Беа непонимающе уставилась на нас.
Энджи сказала:
— Аманда пыталась присвоить себе личность Кристины Инглиш, Беа. А ты ей помешала. В базах данных штата Массачусетс нет информации о смерти. Наверняка есть в Коннектикуте — мне нужно будет копнуть поглубже, чтобы выяснить, — но в принципе вполне реально, что кто-нибудь мог выдать себя за Кристину Инглиш и в пределах штата о подмене никто бы никогда не узнал. Можно получить карточку социальной страховки, подделать трудовую книжку, а потом, если захочется, вписать в нее инвалидность, которую якобы схлопотал на липовой работе, и получать от штата пенсию.
— Или, — добавил я, — она могла в течение месяца набрать кредитных карт и влезть в шестизначного размера долги, расплачиваться по которым покойная Кристина не в состоянии в силу очевидных причин.

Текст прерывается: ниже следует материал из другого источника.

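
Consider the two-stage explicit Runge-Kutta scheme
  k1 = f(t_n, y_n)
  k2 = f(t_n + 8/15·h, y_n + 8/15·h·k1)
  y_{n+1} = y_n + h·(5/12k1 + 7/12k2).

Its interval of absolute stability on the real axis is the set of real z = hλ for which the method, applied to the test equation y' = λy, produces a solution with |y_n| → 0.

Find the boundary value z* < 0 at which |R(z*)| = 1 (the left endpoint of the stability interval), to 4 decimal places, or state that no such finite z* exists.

With y'=λy (z=hλ):
  k1=λy_n ⇒ h·k1=z·y_n;  k2=λ(1+8/15z)y_n ⇒ h·k2=z(1+8/15z)y_n
  y_{n+1}/y_n = 1 + 5/12z + 7/12z(1+8/15z) = 1 + z + 14/45z²
  Hence R(z) = 1 + z + 14/45z².

Find x<0 with |R(x)|<1.
x=-1.27: |R|=0.2318
R=1: x+14/45x²=0 ⇒ x=−45/14=-3.2143; min R=1−1/(4·14/45)=0.1964>−1
Confirm numerically:
  x=-2.923: |R|=0.73511 <1
  x=-2.415: |R|=0.39947 <1
  x=-1.718: |R|=0.20025 <1
  x=-1.580: |R|=0.19666 <1
  x=-3.490: |R|=1.29936 >1
  x=-3.251: |R|=1.03713 >1
Interval (-3.2143, 0).

left endpoint -3.2143.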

— Значит, или Аманда вместе с Хелен и Кенни занималась мошенничеством… — начала Энджи.
— Или пыталась стать другим человеком.
— Но в этом случае она бы не получила два миллиона, которые город обязан ей выплатить в следующем году.
— Резонный довод, — сказал я.
— Хотя, — продолжила Энджи, — если она состряпала себе новую личность, это еще не значит, что она откажется от настоящей.
— Но я ведь перехватила свидетельство о рождении, — напомнила Беа. — Значит, теперь она может быть только самой собой, так?
— Ну, скорее всего, с Кристиной Инглиш теперь покончено, — предположил я.
— Но?
— Но, — сказала Энджи, — поддельные личности — те же аватары из компьютерных игр. Она могла завести себе сразу несколько, если мозгов хватило. Аманда и вправду такая умная?
— Очень, — подтвердила Беа.
С минуту мы молчали. Я заметил, что Беа уставилась на фотографию Габриэллы. Мы сделали ее прошлой осенью. Габби сидела на куче листьев, раскинув в стороны руки, будто позировала для фигурки на вершине трофейного кубка. Улыбка у нее была шире, чем куча листвы, на которой она сидела. Миллионы точно таких же фотографий украшают каминные доски и кофейные столики, тумбочки и телевизоры по всему миру. Беа продолжала смотреть на снимок, проваливаясь в него.